Entrepreneurial advantage by the aggregation of marginal gains

Britain is one of the powerhouses of the sport of cycling. At the 2012 Olympics, Team Great Britain Cycling won 8 gold medals. At #Rio2016…

Britain is one of the powerhouses of the sport of cycling. At the 2012 Olympics, Team Great Britain Cycling won 8 gold medals. At #Rio2016 they took home 6 golds and topped the table in the discipline with a total medal count of 12 — twice as many as their nearest rival.

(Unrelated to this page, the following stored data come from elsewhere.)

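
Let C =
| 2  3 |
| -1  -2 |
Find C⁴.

C² = I (check: tr C = 0 and det C = -1), so C⁴ = I since 4 is even.

[[1, 0], [0, 1]]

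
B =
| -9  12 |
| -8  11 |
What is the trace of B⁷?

tr B = 2 and det B = -3, so the characteristic polynomial is λ² − (2)λ + (-3) with roots -1 and 3.
Eigenvectors give P = [[3, -1], [2, -1]] with P⁻¹ = [[1, -1], [2, -3]], and B = P·diag(-1, 3)·P⁻¹.
Then B⁷ = P·diag(-1, 2187)·P⁻¹ = [[-3, -2187], [-2, -2187]] · [[1, -1], [2, -3]] = [[-4377, 6564], [-4376, 6563]].

2186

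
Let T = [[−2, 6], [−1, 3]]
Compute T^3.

[[−2, 6], [−1, 3]]

T² = T (a projection; rank 1, trace 1), so T^3 = T.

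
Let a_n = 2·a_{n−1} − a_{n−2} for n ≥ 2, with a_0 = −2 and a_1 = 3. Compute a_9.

With companion matrix Q = [[2, −1], [1, 0]], [a_n, a_{n−1}]ᵀ = Q·[a_{n−1}, a_{n−2}]ᵀ, so [a_9, a_8]ᵀ = Q⁸·[a_1, a_0]ᵀ.
Q⁸ = [[9, −8], [8, −7]], giving [a_9, a_8]ᵀ = [[43], [38]].

43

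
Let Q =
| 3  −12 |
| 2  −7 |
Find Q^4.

[[−159, 480], [−80, 241]]

tr Q = −4 and det Q = 3, so the characteristic polynomial is λ² − (−4)λ + (3) with roots −3 and −1.
Eigenvectors give P = [[−2, −3], [−1, −1]] with P⁻¹ = [[1, −3], [−1, 2]], and Q = P·diag(−3, −1)·P⁻¹.
Then Q^4 = P·diag(81, 1)·P⁻¹ = [[−162, −3], [−81, −1]] · [[1, −3], [−1, 2]] = [[−159, 480], [−80, 241]].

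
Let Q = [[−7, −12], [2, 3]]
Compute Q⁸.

[[19681, 39360], [−6560, −13119]]

tr Q = −4 and det Q = 3, so the characteristic polynomial is λ² − (−4)λ + (3) with roots −1 and −3.
Eigenvectors give P = [[−2, 3], [1, −1]] with P⁻¹ = [[1, 3], [1, 2]], and Q = P·diag(−1, −3)·P⁻¹.
Then Q⁸ = P·diag(1, 6561)·P⁻¹ = [[−2, 19683], [1, −6561]] · [[1, 3], [1, 2]] = [[19681, 39360], [−6560, −13119]].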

Team GB wasn’t always at the top of the sport. In fact, until the late 1990’s they were uncompetitive. They won no Olympic gold medals between 1924 and 1988, and only won one in 1992.

What changed? How did they go from being a non-competitor to the top of the sport?

There wasn’t one single significant breakthrough that led to a change in the medal count and, for the first time, Tour de France victories. Instead, they started looking at every single little element of how they trained, travelled and competed to see if they could squeeze out a little performance at each step.

“The aggregation of marginal gains.”

Before races, Team GB spray down their tires with alcohol to make them slightly tackier at the start. The cyclists travel to competitions with their pillows from home to eliminate the risk of a stiff neck. They are all obsessive about hand washing and hygiene to try to ensure that they don’t get sick.

Stacked on top of each other, these unnoticeable improvements to performance which don’t make individual differences to the final race result, added up to create big gaps between them and their competitors.

The team is so fanatical about squeezing out every drop of performance, British Cycling created the title Head of Marginal Gains.

A year before the start of the 2012 Olympic games the head of marginal gains’ team noticed that there was only an hour break between the semi-finals and the finals of the women’s team pursuit event, so they set out to develop new ways to maximise rider recovery in just 60 minutes. Their planning for this short recovery gap was so effective that Team GB was the only country that went faster in the women’s team pursuit finals than in the semi-finals. A ride that resulted in gold and a new world record.

Entrepreneurial advantage by the aggregation of marginal gains.

Entrepreneurs can learn a lot from Team GB Cycling. Instead of looking for single breakthroughs that can give us an obvious competitive advantage, we should focus on the little things that will help our businesses become marginally more efficient, minimally more frugal, slightly more client focused, and that help us make fractionally faster and smarter decisions.

These tiny little improvements — like getting enough sleep every night to help us with memory and decision making, like using hand sanitizer to limit sick days, and like ensuring that everyone has the same font in their email footers to give the startup a consistent look — will add up. Combined they will create a noticeable gap between your business and your competitors.

This post is inspired by Faster, Higher, Stronger by Mark McClusky.